The U.N. says Rwanda is threatening to attack Hutu rebels based in the neighboring Democratic Republic of Congo. Meanwhile, Kigali says the rebels are advancing toward Rwanda's border. There have not yet been any clashes, but there is concern that fighting could soon erupt in the region.
No sooner had the United Nations Security Council left the Democratic Republic of Congo, where it had spent several days trying to consolidate a fragile peace, Rwanda told the U.N. late on Tuesday it was ready to launch attacks on Rwandan rebels in Congo.
A U.N. spokeswoman said Wednesday that a senior Rwandan official telephoned the head of the U.N. mission, William Swing, threatening an attack on the Rwandan Hutu rebels that have roamed in eastern Congo for the last decade. Meanwhile, Rwanda said Wednesday that the Hutu rebels, known as the FDLR, were already advancing toward the Rwandan border with the intention of attacking, and Kigali warned it would do whatever it took to protect its borders.

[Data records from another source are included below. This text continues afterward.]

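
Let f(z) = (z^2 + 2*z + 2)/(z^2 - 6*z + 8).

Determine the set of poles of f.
{2, 4}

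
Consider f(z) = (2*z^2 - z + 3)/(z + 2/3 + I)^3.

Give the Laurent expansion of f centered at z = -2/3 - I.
(23/9 + 11*I/3)/(z + 2/3 + I)^3 + (-11/3 - 4*I)/(z + 2/3 + I)^2 + 2/(z + 2/3 + I)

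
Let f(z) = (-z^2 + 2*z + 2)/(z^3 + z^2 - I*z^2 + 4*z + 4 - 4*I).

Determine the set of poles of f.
{-1 + I, -2*I, 2*I}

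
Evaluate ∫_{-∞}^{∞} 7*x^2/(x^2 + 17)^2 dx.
Let f(z) = 7*z^2/(z^2 + 17)^2. The denominator has no real zeros and deg Q - deg P = 2 ≥ 2, so the integral of f over the upper semicircle |z| = R tends to 0 as R → ∞. Closing the contour in the upper half-plane,
  ∫_{-∞}^{∞} f(x) dx = 2πi · Σ Res(f, z_k)  over the poles with Im z_k > 0.

Zeros of the denominator: z^2 + 17 = 0 gives z = ±sqrt(17)*I.
Upper half-plane: z = sqrt(17)*I (a pole of order 2).

Write f(z) = g(z)/(z - sqrt(17)*I)^2 with g(z) = 7*z^2/(z + sqrt(17)*I)^2. For a double pole, Res(f, z₀) = g'(z₀):
  g'(z) = 14*sqrt(17)*I*z/(z + sqrt(17)*I)^3
  Res(f, sqrt(17)*I) = g'(sqrt(17)*I) = -7*sqrt(17)*I/68

∫_{-∞}^{∞} f(x) dx = 2πi · (-7*sqrt(17)*I/68) = 7*sqrt(17)*pi/34

Final answer: 7*sqrt(17)*pi/34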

Many of the extremist Hutus that took part in Rwanda's genocide in 1994, killing 800,000 Tutsis and moderate Hutus, fled to eastern Congo after they were defeated. Over the last decade they have launched sporadic attacks on Rwanda. For its part, the government in Kigali has invaded Congo twice during the last eight years, ostensibly to defeat the Hutu rebels.

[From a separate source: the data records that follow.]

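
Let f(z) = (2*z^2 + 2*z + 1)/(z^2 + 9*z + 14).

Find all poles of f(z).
{-7, -2}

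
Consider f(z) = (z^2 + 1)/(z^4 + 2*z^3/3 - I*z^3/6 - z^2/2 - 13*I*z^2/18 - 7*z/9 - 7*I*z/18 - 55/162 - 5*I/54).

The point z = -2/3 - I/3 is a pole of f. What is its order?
Factor the denominator:
  z^4 + 2*z^3/3 - I*z^3/6 - z^2/2 - 13*I*z^2/18 - 7*z/9 - 7*I*z/18 - 55/162 - 5*I/54 = (z + 2/3 + I/3)^2*(z - 1 - I/3)*(z + 1/3 - I/2)

The numerator P(z) = z^2 + 1 has P(-2/3 - I/3) = 4/3 + 4*I/9 ≠ 0, so no factor of (z + 2/3 + I/3) cancels.
Near z = -2/3 - I/3 we can therefore write f(z) = g(z)/(z + 2/3 + I/3)^2 with g analytic at -2/3 - I/3 and g(-2/3 - I/3) ≠ 0 (g is the numerator divided by the remaining denominator factors).

Hence z = -2/3 - I/3 is a pole of order 2.

Final answer: 2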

Critics have accused the government of trying to maintain political and economic influence in eastern Congo. Some of the Rwandan combatants have returned home through a U.N.-run disarmament and repatriation program, but some 10,000 are thought to still remain in Congo. Their political leaders have demanded dialogue with the government in Rwanda. But Kigali has refused and, in turn, accused the U.N. of failing to deal with the rebels.
Patricia Tome, the U.N. spokeswoman in Congo, said that the U.N. would not accept the Rwandan threat and the international community would react firmly. Meanwhile, a spokeswoman for the mission in the east of the country said that there were no signs of the Rwandan rebels advancing toward the border.
A Congolese government spokesman labeled as unacceptable the Rwandan threats, which come less than a week after regional leaders signed up to work together toward peace and development. The spokesman said that Rwanda should not destroy the process that the presidents of the two countries had been working on. Analysts fear that the latest crisis could plunge Congo back into war, just as the vast African nation is trying to recover from a five year conflict that sucked in six neighboring countries and killed about three million people.